It’s Groundhog Day in the NBA.
For the fourth straight season, NBA fans will see the Golden State Warriors and Cleveland Cavaliers dueling for the title, the first time two teams have met in the championship for four straight years.
Some fans will complain that we’ve seen this movie before, but that doesn’t make it any less intriguing. There’s always the possibility of some unexpected plot twist, which is highly likely with the experience and expertise that LeBron James, Kevin Durant, Steph Curry and Klay Thompson bring.
We know — well, we think — the Cavs can win, as they did in 2016. We assume the Warriors will win, as they’ve done two of the last three years.
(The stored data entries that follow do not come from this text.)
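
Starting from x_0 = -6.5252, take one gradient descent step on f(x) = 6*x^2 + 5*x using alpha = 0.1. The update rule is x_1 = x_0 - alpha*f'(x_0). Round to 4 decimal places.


We compute the gradient at x_0 and apply the update.
f'(x) = 12*x + 5
f'(-6.5252) = 12*-6.5252 + 5 = -73.3024
x_1 = -6.5252 - 0.1*-73.3024 = 0.805


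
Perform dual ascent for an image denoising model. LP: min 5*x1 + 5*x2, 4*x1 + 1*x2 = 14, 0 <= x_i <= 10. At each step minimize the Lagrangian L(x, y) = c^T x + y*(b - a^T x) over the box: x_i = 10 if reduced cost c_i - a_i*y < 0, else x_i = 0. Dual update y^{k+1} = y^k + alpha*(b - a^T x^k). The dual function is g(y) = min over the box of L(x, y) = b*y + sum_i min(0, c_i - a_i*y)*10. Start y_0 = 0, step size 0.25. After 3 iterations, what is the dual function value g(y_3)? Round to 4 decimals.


Dual ascent for LP: min 5*x1 + 5*x2, 4*x1 + 1*x2 = 14, 0 <= x_i <= 10
Step 1: y^k = 0.0, reduced costs: (5.0, 5.0)
  x^k = (0.0, 0.0), subgradient = b - a^T x = 14.0
  y^{k+1} = 0.0 + 0.25*14.0 = 3.5
Step 2: y^k = 3.5, reduced costs: (-9.0, 1.5)
  x^k = (10.0, 0.0), subgradient = b - a^T x = -26.0
  y^{k+1} = 3.5 + 0.25*-26.0 = -3.0
Step 3: y^k = -3.0, reduced costs: (17.0, 8.0)
  x^k = (0.0, 0.0), subgradient = b - a^T x = 14.0
  y^{k+1} = -3.0 + 0.25*14.0 = 0.5
Dual objective at y_3 = 0.5: reduced costs (3.0, 4.5), box minimizer x = (0.0, 0.0)
g(y_3) = b*y + (c1 - a1*y)*x1 + (c2 - a2*y)*x2 = 14*0.5 + 3.0*0.0 + 4.5*0.0 = 7.0 + 0.0 + 0.0 = 7.0


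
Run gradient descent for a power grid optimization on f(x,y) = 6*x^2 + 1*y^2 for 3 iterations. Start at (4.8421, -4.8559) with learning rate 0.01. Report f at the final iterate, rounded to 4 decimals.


Gradient descent on f(x,y) = 6*x^2 + 1*y^2.
Starting point: (4.8421, -4.8559), alpha = 0.01
Step 1: grad_x = 2*6*4.8421 = 58.1052, grad_y = 2*1*-4.8559 = -9.7118
  x_1 = 4.8421 - 0.01*58.1052 = 4.261
  y_1 = -4.8559 - 0.01*-9.7118 = -4.7588
Step 2: grad_x = 2*6*4.261 = 51.1326, grad_y = 2*1*-4.7588 = -9.5176
  x_2 = 4.261 - 0.01*51.1326 = 3.7497
  y_2 = -4.7588 - 0.01*-9.5176 = -4.6636
Step 3: grad_x = 2*6*3.7497 = 44.9967, grad_y = 2*1*-4.6636 = -9.3272
  x_3 = 3.7497 - 0.01*44.9967 = 3.2998
  y_3 = -4.6636 - 0.01*-9.3272 = -4.5703
f(3.2998, -4.5703) = 6*3.2998^2 + 1*(-4.5703)^2 = 86.2183


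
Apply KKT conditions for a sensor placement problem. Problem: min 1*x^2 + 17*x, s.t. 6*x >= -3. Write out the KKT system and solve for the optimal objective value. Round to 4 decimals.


Step 1: Try lambda = 0 (constraint inactive).
x_unc = -17/(2*1) = -8.5
Check: 6*-8.5 = -51.0 < -3 -- violated!
Step 2: Constraint must be active: 6*x = -3
x* = -3/6 = -0.5
lambda = (2*1*(-0.5) + 17)/6 = 2.6667
Step 3: Compute optimal value.
f(x*) = 1*(-0.5)^2 + 17*(-0.5) = -8.25


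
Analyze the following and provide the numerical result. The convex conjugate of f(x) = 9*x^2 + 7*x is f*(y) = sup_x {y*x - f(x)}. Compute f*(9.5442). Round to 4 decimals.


f*(y) = sup_x {y*x - a*x^2 - b*x} = sup_x {(y-b)*x - a*x^2}
FOC: (y - b) - 2a*x = 0 => x* = (y - b)/(2a)
x* = (9.5442 - 7)/(2*9) = 0.1413
f*(9.5442) = (y-b)^2/(4a) = (9.5442 - 7)^2/(4*9)
= 6.473/36 = 0.1798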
Golden State is the overwhelming favorite once again, amid some casual fans reaching for the remote to tune out before another episode of Warriors-Cavs.
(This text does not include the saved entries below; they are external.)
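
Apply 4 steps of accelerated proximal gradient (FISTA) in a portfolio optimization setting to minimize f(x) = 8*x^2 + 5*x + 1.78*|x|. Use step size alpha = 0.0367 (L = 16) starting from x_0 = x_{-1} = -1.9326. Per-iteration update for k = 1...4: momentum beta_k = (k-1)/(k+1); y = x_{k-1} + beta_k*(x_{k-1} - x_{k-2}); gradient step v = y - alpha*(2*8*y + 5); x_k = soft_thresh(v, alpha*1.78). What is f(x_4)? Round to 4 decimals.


FISTA on f(x) = 8*x^2 + 5*x + 1.78*|x|
L = 16, alpha = 0.0367
Iteration 1: beta = 0.0, y = -1.9326 + 0.0*(-1.9326 + 1.9326) = -1.9326
  grad(y) = -25.9216, v = y - alpha*grad = -0.9813
  prox(v) = soft_thresh(-0.9813, 0.0653) = -0.916
Iteration 2: beta = 0.3333, y = -0.916 + 0.3333*(-0.916 + 1.9326) = -0.5771
  grad(y) = -4.2331, v = y - alpha*grad = -0.4217
  prox(v) = soft_thresh(-0.4217, 0.0653) = -0.3564
Iteration 3: beta = 0.5, y = -0.3564 + 0.5*(-0.3564 + 0.916) = -0.0766
  grad(y) = 3.7743, v = y - alpha*grad = -0.2151
  prox(v) = soft_thresh(-0.2151, 0.0653) = -0.1498
Iteration 4: beta = 0.6, y = -0.1498 + 0.6*(-0.1498 + 0.3564) = -0.0258
  grad(y) = 4.5865, v = y - alpha*grad = -0.1942
  prox(v) = soft_thresh(-0.1942, 0.0653) = -0.1288
f(x_4) = 8*(-0.1288)^2 + 5*(-0.1288) + 1.78*|-0.1288| = -0.2821


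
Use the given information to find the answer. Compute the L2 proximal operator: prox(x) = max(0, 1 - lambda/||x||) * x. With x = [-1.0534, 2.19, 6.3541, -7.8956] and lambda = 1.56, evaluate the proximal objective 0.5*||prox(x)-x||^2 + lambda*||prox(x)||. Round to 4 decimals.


Step 1: Compute ||x||.
||x|| = 10.4221
Step 2: Compute scaling factor.
scale = max(0, 1 - 1.56/10.4221) = 0.8503
Step 3: prox(x) = [-0.8957, 1.8622, 5.403, -6.7138]
||prox(x)|| = 8.8621
Step 4: Proximal objective.
0.5*||prox-x||^2 = 1.2168
lambda*||prox|| = 13.8249
Total = 15.0417


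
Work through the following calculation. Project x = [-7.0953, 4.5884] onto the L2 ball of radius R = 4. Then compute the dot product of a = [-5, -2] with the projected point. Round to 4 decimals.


Step 1: Compute ||x|| (intermediates to 6 decimals).
||x|| = sqrt((-7.0953)^2 + 4.5884^2) = 8.449657
Step 2: Project.
Since ||x|| > R, scale = R/||x|| = 4/8.449657 = 0.473392, proj(x) = scale * x
proj(x) = [-3.358858, 2.172112]
Step 3: Dot product.
a^T * proj(x) = -5*(-3.358858) - 2*2.172112 = 12.4501


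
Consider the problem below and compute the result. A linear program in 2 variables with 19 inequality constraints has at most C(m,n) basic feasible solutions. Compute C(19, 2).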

But this is what most experts thought we’d see since the beginning of the season: The same thing we saw at the end of last year.
It’s the road to get there that has been most interesting.
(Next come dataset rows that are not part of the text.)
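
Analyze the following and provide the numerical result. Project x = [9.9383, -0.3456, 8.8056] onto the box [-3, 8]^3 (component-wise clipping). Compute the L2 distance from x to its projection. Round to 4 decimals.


Project each component onto [-3, 8].
clip(9.9383) = 8.0, clip(-0.3456) = -0.3456, clip(8.8056) = 8.0
Projection = [8.0, -0.3456, 8.0]
Squared diffs: [3.757, 0.0, 0.649]
Distance = sqrt(4.406) = 2.099


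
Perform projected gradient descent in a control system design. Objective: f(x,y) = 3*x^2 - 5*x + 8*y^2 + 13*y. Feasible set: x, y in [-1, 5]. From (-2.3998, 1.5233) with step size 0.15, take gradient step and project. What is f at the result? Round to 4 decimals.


Step 1: Compute gradient at (-2.3998, 1.5233).
grad_x = 2*3*-2.3998 - 5 = -19.3988
grad_y = 2*8*1.5233 + 13 = 37.3728
Step 2: Gradient step.
x_raw = -2.3998 - 0.15*-19.3988 = 0.51
y_raw = 1.5233 - 0.15*37.3728 = -4.0826
Step 3: Project onto [-1, 5].
x_proj = clip(0.51) = 0.51
y_proj = clip(-4.0826) = -1.0
Step 4: Evaluate f.
f(0.51, -1.0) = -6.7697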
Both the Cavs and Warriors needed wins in Games 6 and 7 in their series to make it back to the rematch. James had to have yet another virtuoso performance to get this newly constructed cast of Cavs past the Celtics. The Warriors got something of a boost with Rockets guard Chris Paul missing the final two games of the Western Conference Finals because of an injury.
And here we are again, with the LeBron backers looking for another piece of ammo in the discussion of the greatest of all time. The Warriors fans, likewise, are looking to erase the what-if conversation of what could have been if the Rockets hadn’t imploded in Monday’s series finale.
There’s still plenty of intrigue in the series.
Even though the Finals ended up with the same two teams for the fourth straight year, don’t lose sight of the treat everyone got: some gripping, high-level basketball in each of the conference finals. Even in the midst of the Rockets’ abhorrent shooting that allowed the Warriors to rally in the third quarter Monday, it still took some amazing play by Durant, Curry and Thompson to get them there.
The Warriors showed that they’re always must-see TV in overcoming double-digit deficits in the last two games to get two wins that might shine a new light on their legacy. James is back in the Finals with a bunch of misfit Cavs, even without Kyrie Irving and without the injured Kevin Love in Game 7.
Would another title in this imbalanced Finals give more credence to the suggestion that James is reaching the level of Michael Jordan's greatness? No.
Does it mean that James is really good? Absolutely. Look at that as part of the motivation to watch, more than any foolish comparison to Jordan. It doesn’t matter now — and won’t matter later, no matter how many titles James eventually wins. Abandon the cross-generational comparisons and focus on the excellence that James is exhibiting now, as the greatest of his era — and that’s good enough.
For those who wanted to see either Houston or Boston — or both — in the Finals, there’s still some upside for both teams. The Celtics will get Gordon Hayward and Irving back from injuries next year and James will be a year older, possibly in position to fold before a potential fifth iteration against the Warriors.
The Rockets still could be a threat in the West for years to come and showed that the Warriors aren’t infallible.
So, as everyone preps for another go between the Warriors and Cavs, understand that’s it’s not just the same old Finals — no matter what the result is.
All games on ABC
Thursday: Cleveland at Golden State, 9 p.m.
Sunday: Cleveland at Golden State, 8 p.m.
Wednesday, June 6: Golden State at Cleveland, 9 p.m.
Friday, June 8: Golden State at Cleveland, 9 p.m.
x-Monday, June 11: Cleveland at Golden State, 9 p.m.
x-Thursday, June 14: Golden State at Cleveland, 9 p.m.
x-Sunday, June 17: Cleveland at Golden State, 8 p.m.